In [None]:
import re
import pandas as pd
import plotly.express as px
import spacy
from copy import deepcopy

## Information on answers
Which answer corresponds to which prompt, etc

In [None]:
info_answers = pd.read_csv("info_answers.csv")
print(info_answers.shape)
info_answers.head(3)

## Get answers from forms
granularity, relevance, diversity, succinctness

In [None]:
def read_answers(data_path):
    df = pd.read_csv(data_path).transpose()[:-1]
    time_info = df.iloc[0]
    df = df[1:]
    columns = list(df.columns)
    df.reset_index(inplace=True)
    df.columns = ["answer"] + columns
    
    return df.melt(id_vars='answer', value_vars=columns, var_name='n', value_name='value')

In [None]:
answers = {f"f{i}": read_answers(f"f{i}_answers.csv") for i in ["1", "2"]}
answers["f1"].head(3)

In [None]:
def build_data(answers, info_answers, columns):
    data_list = []
    for form, info in answers.items():
        info_answer = info_answers[info_answers.form == form].reset_index(drop=True)
        for n in info.n.unique():
            curr_df = pd.concat([info_answer, info[info.n == n].reset_index(drop=True)], axis=1)
            curr_df.reset_index(drop=True, inplace=True)
            data_list.append(curr_df)
    data = pd.concat(data_list, axis=0, ignore_index=True).reset_index(drop=True)
    return data

In [None]:
columns = list(info_answers.columns) + list(answers["f1"].columns)
data = build_data(answers=answers, info_answers=info_answers, columns=columns)
data

## Add groundedness

In [None]:
def clean_answer(text):
    new_text = re.sub(r'""" \[.+\]', '', text)
    new_text = re.sub(r'"""\n \[.+\]', '', new_text)
    new_text = re.sub(r'Answer: \n"""\n', '', new_text)
    new_text = re.sub(r'Answer:\n"""\n', '', new_text)
    new_text = re.sub(r'Answer:  \n"""\n', '', new_text)
    return new_text

grounding = pd.read_csv("grounding.csv")
grounding["answer_pp"] = grounding["answer"].apply(clean_answer)
grounding.groundedness = grounding.groundedness.str.replace(',', '.').astype(float)
print(grounding.shape)
grounding.head(3)

In [None]:
data_grounded = deepcopy(data[["form", "type_question", "data", "type_answer", "answer"]])
data_grounded["answer_pp"] = data_grounded["answer"].apply(clean_answer)
data_grounded = data_grounded.drop_duplicates().sort_values(by="answer_pp")
print(data_grounded.shape)
data_grounded.head(3)

In [None]:
data_grounded = pd.merge(data_grounded, grounding[["answer_pp", "groundedness"]], on='answer_pp', how='left')
data_grounded["metric"] = "groundedness"
data_grounded["n"] = -1
data_grounded = data_grounded.rename(columns={"groundedness": "value"})
data_grounded["answer"] = 'Answer:\n"""\n' + data_grounded["answer_pp"] + '""" \[Groundedness]'
data_grounded = data_grounded[data.columns].drop_duplicates()
print(data_grounded.shape)
data_grounded.head(3)

In [None]:
data = pd.concat([data, data_grounded], axis=0, ignore_index=True).reset_index(drop=True)
print(data.shape)
data.head(3)

## Analyse results

In [None]:
data.groupby(["type_answer", "metric"]).agg({"value": "mean"})

In [None]:
def format(x):
    if str(x)[0].isdigit():
        return str(round(x, 2))
    return "\\texttt{" + str(x).replace("_", "\\_") + "}"

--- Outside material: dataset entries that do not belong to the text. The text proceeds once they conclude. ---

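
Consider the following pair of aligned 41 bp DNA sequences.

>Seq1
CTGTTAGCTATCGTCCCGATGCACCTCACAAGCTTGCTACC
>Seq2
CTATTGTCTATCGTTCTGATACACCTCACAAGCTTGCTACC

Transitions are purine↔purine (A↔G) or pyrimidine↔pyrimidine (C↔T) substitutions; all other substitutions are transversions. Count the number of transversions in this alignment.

Differing sites — 3:G/A (Ti); 6:A/G (Ti); 7:G/T (Tv); 15:C/T (Ti); 17:C/T (Ti); 21:G/A (Ti).
Of the 6 differences, 5 transitions and 1 transversion, so the answer is 1.

1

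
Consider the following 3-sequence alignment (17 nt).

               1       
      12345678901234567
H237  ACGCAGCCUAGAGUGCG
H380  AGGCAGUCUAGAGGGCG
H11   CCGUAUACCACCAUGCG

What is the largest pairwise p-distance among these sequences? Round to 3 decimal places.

Pairwise Hamming distances:
  H237 vs H380: 3
  H237 vs H11: 8
  H380 vs H11: 10
The largest is 10 mismatches, between H380 and H11; p = 10/17 = 0.588.

0.588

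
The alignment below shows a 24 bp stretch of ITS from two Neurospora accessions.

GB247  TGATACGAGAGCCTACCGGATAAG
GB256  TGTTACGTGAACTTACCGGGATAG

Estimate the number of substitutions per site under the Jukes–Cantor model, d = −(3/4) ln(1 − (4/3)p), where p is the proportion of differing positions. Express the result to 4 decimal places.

0.3694

The sequences differ at positions 3 (A/T), 8 (A/T), 11 (G/A), 13 (C/T), 20 (A/G), 21 (T/A), 22 (A/T).
p = 7/24 = 0.291667.
d = −0.75 · ln(1 − (4/3)·0.291667) = −0.75 · ln(0.611111) = −0.75 · (-0.492477) = 0.3694.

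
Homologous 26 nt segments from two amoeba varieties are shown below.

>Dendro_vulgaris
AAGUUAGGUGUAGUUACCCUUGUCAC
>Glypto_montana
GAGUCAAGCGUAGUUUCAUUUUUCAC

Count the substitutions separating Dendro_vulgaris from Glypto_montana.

8

Mismatches occur at site 1 (A→G), site 5 (U→C), site 7 (G→A), site 9 (U→C), site 16 (A→U), site 18 (C→A), site 19 (C→U), site 22 (G→U).
That gives 8 mismatches out of 26 aligned sites, so the Hamming distance is 8.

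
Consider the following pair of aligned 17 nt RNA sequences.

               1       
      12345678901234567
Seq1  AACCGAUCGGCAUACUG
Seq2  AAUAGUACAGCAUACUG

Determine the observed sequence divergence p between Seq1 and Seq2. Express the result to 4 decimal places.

Mismatches occur at site 3 (C→U), site 4 (C→A), site 6 (A→U), site 7 (U→A), site 9 (G→A).
There are 5 differences over 17 sites, so p = 5/17 = 0.2941.

0.2941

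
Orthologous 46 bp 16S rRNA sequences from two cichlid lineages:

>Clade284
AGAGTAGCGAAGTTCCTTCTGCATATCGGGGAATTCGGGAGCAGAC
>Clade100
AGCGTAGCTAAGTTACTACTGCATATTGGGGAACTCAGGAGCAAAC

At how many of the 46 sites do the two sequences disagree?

8

Differing sites — 3:A/C; 9:G/T; 15:C/A; 18:T/A; 27:C/T; 34:T/C; 37:G/A; 44:G/A.
That gives 8 mismatches out of 46 aligned sites, so the Hamming distance is 8.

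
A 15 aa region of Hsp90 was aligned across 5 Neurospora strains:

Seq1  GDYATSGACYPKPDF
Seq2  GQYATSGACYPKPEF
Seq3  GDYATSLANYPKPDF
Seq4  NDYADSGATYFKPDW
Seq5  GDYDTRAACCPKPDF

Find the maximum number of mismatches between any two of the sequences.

Pairwise Hamming distances:
  Seq1 vs Seq2: 2
  Seq1 vs Seq3: 2
  Seq1 vs Seq4: 5
  Seq1 vs Seq5: 4
  Seq2 vs Seq3: 4
  Seq2 vs Seq4: 7
  Seq2 vs Seq5: 6
  Seq3 vs Seq4: 6
  Seq3 vs Seq5: 5
  Seq4 vs Seq5: 9
The largest is 9, between Seq4 and Seq5.

9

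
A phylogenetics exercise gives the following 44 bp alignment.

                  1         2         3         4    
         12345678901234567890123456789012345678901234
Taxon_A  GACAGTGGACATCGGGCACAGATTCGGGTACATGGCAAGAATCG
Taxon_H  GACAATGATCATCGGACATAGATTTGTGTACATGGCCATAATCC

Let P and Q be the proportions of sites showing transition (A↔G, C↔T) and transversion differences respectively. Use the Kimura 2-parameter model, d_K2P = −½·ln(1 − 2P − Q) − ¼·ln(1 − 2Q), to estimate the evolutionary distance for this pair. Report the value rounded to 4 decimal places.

0.2729

Mismatches occur at site 5 (G/A, transition), site 8 (G/A, transition), site 9 (A/T, transversion), site 16 (G/A, transition), site 19 (C/T, transition), site 25 (C/T, transition), site 27 (G/T, transversion), site 37 (A/C, transversion), site 39 (G/T, transversion), site 44 (G/C, transversion).
Of the 10 differences, 5 transitions and 5 transversions over 44 sites: P = 5/44 = 0.113636, Q = 5/44 = 0.113636.
d = −0.5·ln(0.659092) − 0.25·ln(0.772728) = −0.5·(-0.416892) − 0.25·(-0.257828) = 0.2729.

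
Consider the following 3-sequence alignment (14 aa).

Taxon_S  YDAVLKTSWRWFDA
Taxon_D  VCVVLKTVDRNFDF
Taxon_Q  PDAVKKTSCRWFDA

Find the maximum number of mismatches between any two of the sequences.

8

Pairwise Hamming distances:
  Taxon_S vs Taxon_D: 7
  Taxon_S vs Taxon_Q: 3
  Taxon_D vs Taxon_Q: 8
The largest is 8, between Taxon_D and Taxon_Q.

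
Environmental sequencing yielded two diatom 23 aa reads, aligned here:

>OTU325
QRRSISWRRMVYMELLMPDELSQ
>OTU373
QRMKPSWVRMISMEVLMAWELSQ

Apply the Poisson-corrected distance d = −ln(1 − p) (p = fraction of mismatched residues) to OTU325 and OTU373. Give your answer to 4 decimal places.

Mismatches occur at site 3 (R/M), site 4 (S/K), site 5 (I/P), site 8 (R/V), site 11 (V/I), site 12 (Y/S), site 15 (L/V), site 18 (P/A), site 19 (D/W).
p = 9/23 = 0.391304.
d = −ln(1 − 0.391304) = −ln(0.608696) = 0.4964.

0.4964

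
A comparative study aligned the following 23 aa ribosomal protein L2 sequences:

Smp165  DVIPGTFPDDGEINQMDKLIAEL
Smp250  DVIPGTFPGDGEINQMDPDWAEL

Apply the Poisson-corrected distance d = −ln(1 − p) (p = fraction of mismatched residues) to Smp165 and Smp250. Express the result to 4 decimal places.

The sequences differ at positions 9 (D/G), 18 (K/P), 19 (L/D), 20 (I/W).
p = 4/23 = 0.173913.
d = −ln(1 − 0.173913) = −ln(0.826087) = 0.1911.

0.1911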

mean_res = data.groupby(["type_answer", "metric"]).agg({"value": "mean"})
latex_data = mean_res.reset_index().pivot(index="type_answer", columns="metric", values="value").reset_index()
columns = ["type_answer", "granularity", "relevance", "succinctness", "diversity", "groundedness"]
for _, row in latex_data.iterrows():
    print(' & '.join([format(row[x]) for x in columns]) + " \\" + "\\")

In [None]:
for metric in data.metric.unique():
    fig = px.histogram(data[data.metric==metric], x="value", color="type_answer", barmode="group")
    print(f"Metric: {metric}")
    fig.show()

In [None]:
data.groupby(["type_answer", "metric"]).agg({"value": "mean"})

In [None]:
# Sample DataFrame
grouped = data.groupby(["type_answer", "metric"]).agg({"value": "mean"}).reset_index()

# Create scatter plot using Plotly Express
fig = px.scatter(grouped, x='metric', y='value', color='type_answer', #symbol='metric',
                 color_discrete_sequence=px.colors.qualitative.Set1,
                 #symbol_sequence=['circle', 'square', 'diamond', 'cross', 'x', 'triangle-up']
                 )

# Update layout
fig.update_layout(
    title='Scatter Plot',
    xaxis=dict(title='Type Question'),
    yaxis=dict(title='Value', range=[1,5])
)

# Show the plot
fig.show()

In [None]:
grounding[["nb_events", "nb_mentioned"]]